A Long March 5B rocket with the core module of the Chinese Tianhe space station will be launched on April 29, 2021 from …  Wenchang Space Launch Center in the southern Chinese province of Hainan. – China OUT (Photo by STR / AFP) / China OUT (Photo by STR / AFP via Getty Images)
Last week, China celebrated the successful launch of the first module for its new space station. But while the Tianhe module is set to begin a long sojourn in orbit, the massive Long March 5B rocket (also known as the CZ-5B) that sent it there is expected to be awaiting an uncontrolled re-entry into Earth’s atmosphere, which Seeing parts of the booster could act on the surface.
Typically, boosters that large can be controlled to land in a safe area, usually in remote sections of the ocean. However, it appears that the core booster used to lift Tianhe did not cause the deorbit burn that would have allowed controlled and predictable re-entry.

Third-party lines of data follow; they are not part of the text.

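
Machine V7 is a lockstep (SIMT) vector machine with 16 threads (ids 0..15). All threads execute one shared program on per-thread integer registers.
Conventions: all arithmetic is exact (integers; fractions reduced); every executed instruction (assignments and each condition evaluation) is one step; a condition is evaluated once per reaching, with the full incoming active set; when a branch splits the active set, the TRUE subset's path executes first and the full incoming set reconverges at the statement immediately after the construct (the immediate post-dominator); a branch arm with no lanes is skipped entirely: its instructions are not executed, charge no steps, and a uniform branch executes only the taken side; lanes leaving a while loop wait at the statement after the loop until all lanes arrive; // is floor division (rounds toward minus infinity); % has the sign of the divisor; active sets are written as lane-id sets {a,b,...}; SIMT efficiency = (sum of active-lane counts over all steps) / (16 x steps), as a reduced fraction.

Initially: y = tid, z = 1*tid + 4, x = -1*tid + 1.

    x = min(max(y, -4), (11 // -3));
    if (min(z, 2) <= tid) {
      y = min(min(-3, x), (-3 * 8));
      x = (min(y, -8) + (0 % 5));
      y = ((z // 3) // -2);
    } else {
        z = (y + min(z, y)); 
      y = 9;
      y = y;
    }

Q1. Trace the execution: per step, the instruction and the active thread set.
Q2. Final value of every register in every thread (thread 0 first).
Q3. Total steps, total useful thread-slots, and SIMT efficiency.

step 0: x <- min(max(y, -4), (11 // -3)) {0,1,2,3,4,5,6,7,8,9,10,11,12,13,14,15}
step 1: eval (min(z, 2) <= tid)      {0,1,2,3,4,5,6,7,8,9,10,11,12,13,14,15}
step 2: y <- min(min(-3, x), (-3 * 8)) {2,3,4,5,6,7,8,9,10,11,12,13,14,15}
step 3: x <- (min(y, -8) + (0 % 5))  {2,3,4,5,6,7,8,9,10,11,12,13,14,15}
step 4: y <- ((z // 3) // -2)        {2,3,4,5,6,7,8,9,10,11,12,13,14,15}
step 5: z <- (y + min(z, y))         {0,1}
step 6: y <- 9                       {0,1}
step 7: y <- y                       {0,1}

Answer: 8 steps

y: 9,9,-1,-1,-1,-2,-2,-2,-2,-2,-2,-3,-3,-3,-3,-3
z: 0,2,6,7,8,9,10,11,12,13,14,15,16,17,18,19
x: -4,-4,-24,-24,-24,-24,-24,-24,-24,-24,-24,-24,-24,-24,-24,-24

steps = 8; useful = 80; efficiency = 80/128 = 5/8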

Instead, the 21 ton rocket burned most of its fuel, to put their payload into orbit and is now in orbit itself. So either there isn’t enough fuel to burn in orbit that would allow safe reentry, or that was never part of the plan from the start.

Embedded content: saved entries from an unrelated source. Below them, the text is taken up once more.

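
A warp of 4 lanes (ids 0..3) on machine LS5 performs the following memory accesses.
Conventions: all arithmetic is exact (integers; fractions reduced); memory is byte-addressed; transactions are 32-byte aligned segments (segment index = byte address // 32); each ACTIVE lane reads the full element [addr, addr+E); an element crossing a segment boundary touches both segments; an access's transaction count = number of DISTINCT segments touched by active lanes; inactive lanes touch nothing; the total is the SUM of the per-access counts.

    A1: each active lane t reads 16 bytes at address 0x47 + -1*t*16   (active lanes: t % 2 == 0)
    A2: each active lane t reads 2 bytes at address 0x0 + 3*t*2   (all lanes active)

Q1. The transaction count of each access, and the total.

A1: 2 transactions
A2: 1 transaction

Answer: 2,1; total 3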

« This wasn’t an accident, it was a poor rocket design « explains the Harvard astronomer and expert on everything to do with the orbital, Jonathan McDowell on Twitter. « The fact that the massive core stage remains in orbit is the design of this rocket, and that is the easy (but negligent) way to do it. »
Statements by Chinese state space officials refer to recent improvements to the Long March 5B with no particular reference to deorbit burning ability.
Now Earth’s gravity is pulling on the spent rocket and pulling it down as it lashes around our planet above us.
The latest forecast from Aerospace Corporation is that the CZ-5B missile body will re-enter at some point in a 56-hour window that begins around 8:30 p.m. EDT on Friday and basically covers the entire weekend.
Possible places where the missile could re-penetrate and possibly even surface include significant parts of North America, Africa, the Middle East and Australia, as well as a few locations in southern Europe and parts of South America.
This rocket is one of the largest pieces of space debris to have ever experienced an uncontrolled reentry, but not as massive as the 78 ton Skylab that was known to crash back to Earth in 1979.
Another Chinese space station, Tiangong- 1, made an uncontrolled re-entry that attracted much horrified attention in 2018. This object was only about 8 tons and hit the ocean. This CZ-5B is also a few tons more massive than another Chinese missile that was re-deployed in 2020.
Keep an eye on the skies and check for more updates, both here and via my Twitter feed @EricCMack. </ I've covered science, technology, the environment, and politics for outlets like CNET, PC World, BYTE, Wired, AOL, and NPR. I've written e-books on Android and Alaska.
I’ve covered science, technology, the environment, and politics for outlets like CNET, PC World, BYTE, Wired, AOL, and NPR. I’ve written e-books on Android and Alaska.
I started reporting on Silicon Valley for the now-defunct Business 2.0 Magazine in 2000, but when the dot-com bubble burst I was on a public radio station in the Alaskan bush for three years.
After returning to my under forty-eight years, I freelanced on national public service radio programs in politics, energy, and the environment, and spent time as an online editor for AOL and Comcast.
For the past ten years I’ve focused back on the world of technology.